Roughly 40 million people worldwide are infected with HIV/AIDS,
including more than 1.2 million Americans. The U.S. Food and Drug
Administration will not allow anyone other than Gilead distribute TDF in
the United States because Gilead claims the four patents challenged by
PUBPAT and now rejected by the Patent Office give them the exclusive right
to do so.
“Every person suffering from HIV/AIDS has a right to get the best
medical treatment science can offer, without any unjustified impediments
placed in their way,” said Dan Ravicher, PUBPAT’s Executive Director. “This
includes Americans infected with HIV/AIDS, who are entitled to the best
pharmaceuticals possible without undeserved patents making them
exorbitantly expensive.”
In its filings challenging the patents, PUBPAT submitted prior art that
Gilead had not disclosed to the Patent Office during the patent application
process that resulted in the patents being granted to the Foster City,
California, biopharmaceutical giant. PUBPAT also described in detail how
the prior art would have prohibited the patents from being issued in the
first place, had the Patent Office had been aware of it. The Patent Office
has now agreed with PUBPAT and found that each of the four Gilead Sciences
patents are undeserved.

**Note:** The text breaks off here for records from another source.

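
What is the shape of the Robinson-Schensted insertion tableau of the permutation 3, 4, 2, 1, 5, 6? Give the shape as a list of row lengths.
[4, 1, 1]

Row-insert each entry into an empty tableau.

After inserting 3: P = [[3]].
After inserting 4: P = [[3, 4]].
After inserting 2: P = [[2, 4], [3]].
After inserting 1: P = [[1, 4], [2], [3]].
After inserting 5: P = [[1, 4, 5], [2], [3]].
After inserting 6: P = [[1, 4, 5, 6], [2], [3]].

The final insertion tableau P = [[1, 4, 5, 6], [2], [3]] has shape [4, 1, 1].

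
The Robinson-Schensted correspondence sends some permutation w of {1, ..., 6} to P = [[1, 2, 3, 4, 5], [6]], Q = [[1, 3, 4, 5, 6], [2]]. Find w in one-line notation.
6 1 2 3 4 5

Reverse the RSK construction: for i from n down to 1, find the cell of Q containing i, remove the entry at that cell from P, and reverse-bump it up through P; the value ejected from row 1 is w(i).

Step i=6: Q has 6 at row 1, column 5; remove that cell from P, ejecting 5. So w(6) = 5. P is now [[1, 2, 3, 4], [6]].
Step i=5: Q has 5 at row 1, column 4; remove that cell from P, ejecting 4. So w(5) = 4. P is now [[1, 2, 3], [6]].
Step i=4: Q has 4 at row 1, column 3; remove that cell from P, ejecting 3. So w(4) = 3. P is now [[1, 2], [6]].
Step i=3: Q has 3 at row 1, column 2; remove that cell from P, ejecting 2. So w(3) = 2. P is now [[1], [6]].
Step i=2: Q has 2 at row 2, column 1; remove 6 from row 2 of P and reverse-bump: 6 enters row 1 and ejects 1. So w(2) = 1. P is now [[6]].
Step i=1: Q has 1 at row 1, column 1; remove that cell from P, ejecting 6. So w(1) = 6. P is now [].

So w = 6 1 2 3 4 5.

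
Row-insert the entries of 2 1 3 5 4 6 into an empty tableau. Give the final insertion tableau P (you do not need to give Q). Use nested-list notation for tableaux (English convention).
Insert 2: appended to row 1. P = [[2]].
Insert 1: 1 bumps 2 from row 1; 2 starts row 2. P = [[1], [2]].
Insert 3: appended to row 1. P = [[1, 3], [2]].
Insert 5: appended to row 1. P = [[1, 3, 5], [2]].
Insert 4: 4 bumps 5 from row 1; 5 appends to row 2. P = [[1, 3, 4], [2, 5]].
Insert 6: appended to row 1. P = [[1, 3, 4, 6], [2, 5]].

So P = [[1, 3, 4, 6], [2, 5]].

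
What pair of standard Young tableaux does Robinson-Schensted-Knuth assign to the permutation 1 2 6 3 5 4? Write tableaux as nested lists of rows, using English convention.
Insert each entry of the permutation into P by Schensted row insertion, recording in Q the position of each new cell.

Insert 1: appended to row 1. P = [[1]].
Insert 2: appended to row 1. P = [[1, 2]].
Insert 6: appended to row 1. P = [[1, 2, 6]].
Insert 3: 3 bumps 6 from row 1; 6 starts row 2. P = [[1, 2, 3], [6]].
Insert 5: appended to row 1. P = [[1, 2, 3, 5], [6]].
Insert 4: 4 bumps 5 from row 1; 5 bumps 6 from row 2; 6 starts row 3. P = [[1, 2, 3, 4], [5], [6]].

So P = [[1, 2, 3, 4], [5], [6]], Q = [[1, 2, 3, 5], [4], [6]].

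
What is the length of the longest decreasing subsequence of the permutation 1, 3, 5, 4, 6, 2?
3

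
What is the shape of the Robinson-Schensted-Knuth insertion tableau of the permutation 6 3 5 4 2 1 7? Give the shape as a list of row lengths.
Row-insert each entry into an empty tableau.

After inserting 6: P = [[6]].
After inserting 3: P = [[3], [6]].
After inserting 5: P = [[3, 5], [6]].
After inserting 4: P = [[3, 4], [5], [6]].
After inserting 2: P = [[2, 4], [3], [5], [6]].
After inserting 1: P = [[1, 4], [2], [3], [5], [6]].
After inserting 7: P = [[1, 4, 7], [2], [3], [5], [6]].

The final insertion tableau P = [[1, 4, 7], [2], [3], [5], [6]] has shape [3, 1, 1, 1, 1].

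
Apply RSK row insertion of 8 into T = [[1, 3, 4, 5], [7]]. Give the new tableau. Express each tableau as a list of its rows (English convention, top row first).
[[1, 3, 4, 5, 8], [7]]

8 is larger than every entry of row 1, so it is appended to row 1. The new tableau is [[1, 3, 4, 5, 8], [7]].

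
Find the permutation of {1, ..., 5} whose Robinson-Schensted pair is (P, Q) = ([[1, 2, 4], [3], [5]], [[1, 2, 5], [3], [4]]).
Reverse the RSK construction: for i from n down to 1, find the cell of Q containing i, remove the entry at that cell from P, and reverse-bump it up through P; the value ejected from row 1 is w(i).

Step i=5: Q has 5 at row 1, column 3; remove that cell from P, ejecting 4. So w(5) = 4. P is now [[1, 2], [3], [5]].
Step i=4: Q has 4 at row 3, column 1; remove 5 from row 3 of P and reverse-bump: 5 enters row 2 and ejects 3; 3 enters row 1 and ejects 2. So w(4) = 2. P is now [[1, 3], [5]].
Step i=3: Q has 3 at row 2, column 1; remove 5 from row 2 of P and reverse-bump: 5 enters row 1 and ejects 3. So w(3) = 3. P is now [[1, 5]].
Step i=2: Q has 2 at row 1, column 2; remove that cell from P, ejecting 5. So w(2) = 5. P is now [[1]].
Step i=1: Q has 1 at row 1, column 1; remove that cell from P, ejecting 1. So w(1) = 1. P is now [].

So w = 1 5 3 2 4.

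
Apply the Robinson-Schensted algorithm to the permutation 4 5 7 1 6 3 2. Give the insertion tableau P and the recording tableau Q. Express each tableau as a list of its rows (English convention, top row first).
P = [[1, 2, 6], [3, 5], [4], [7]], Q = [[1, 2, 3], [4, 5], [6], [7]]

Insert each entry of the permutation into P by Schensted row insertion, recording in Q the position of each new cell.

Insert 4: appended to row 1. P = [[4]].
Insert 5: appended to row 1. P = [[4, 5]].
Insert 7: appended to row 1. P = [[4, 5, 7]].
Insert 1: 1 bumps 4 from row 1; 4 starts row 2. P = [[1, 5, 7], [4]].
Insert 6: 6 bumps 7 from row 1; 7 appends to row 2. P = [[1, 5, 6], [4, 7]].
Insert 3: 3 bumps 5 from row 1; 5 bumps 7 from row 2; 7 starts row 3. P = [[1, 3, 6], [4, 5], [7]].
Insert 2: 2 bumps 3 from row 1; 3 bumps 4 from row 2; 4 bumps 7 from row 3; 7 starts row 4. P = [[1, 2, 6], [3, 5], [4], [7]].

So P = [[1, 2, 6], [3, 5], [4], [7]], Q = [[1, 2, 3], [4, 5], [6], [7]].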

Although Gilead has the right to respond to the
Patent Office’s rejections of the patents, third party requests for
re-examination, like the ones filed by PUBPAT against the four Gilead TDF
patents, are successful in causing the reviewed patents to either be
revoked or changed more than two-thirds of the time.
“We are extremely pleased that the Patent Office has agreed with us
that Gilead’s TDF patents are invalid,” said Ravicher. “This means that we
are now well on the way towards ending the harm being caused to the public
by Gilead’s use of the patents to prevent anyone else from offering TDF to
HIV/AIDS patients in the United States.”
The Gilead Sciences TDF patents challenged by PUBPAT that have now been
rejected by the Patent Office are U.S. Patents No. 5,922,695, 5,935,946,
5,977,089 and 6,043,230. Gilead has applied for similar patents on TDF in
other countries throughout the world, including India, where they have
received fierce opposition by non-profit AIDS patient groups.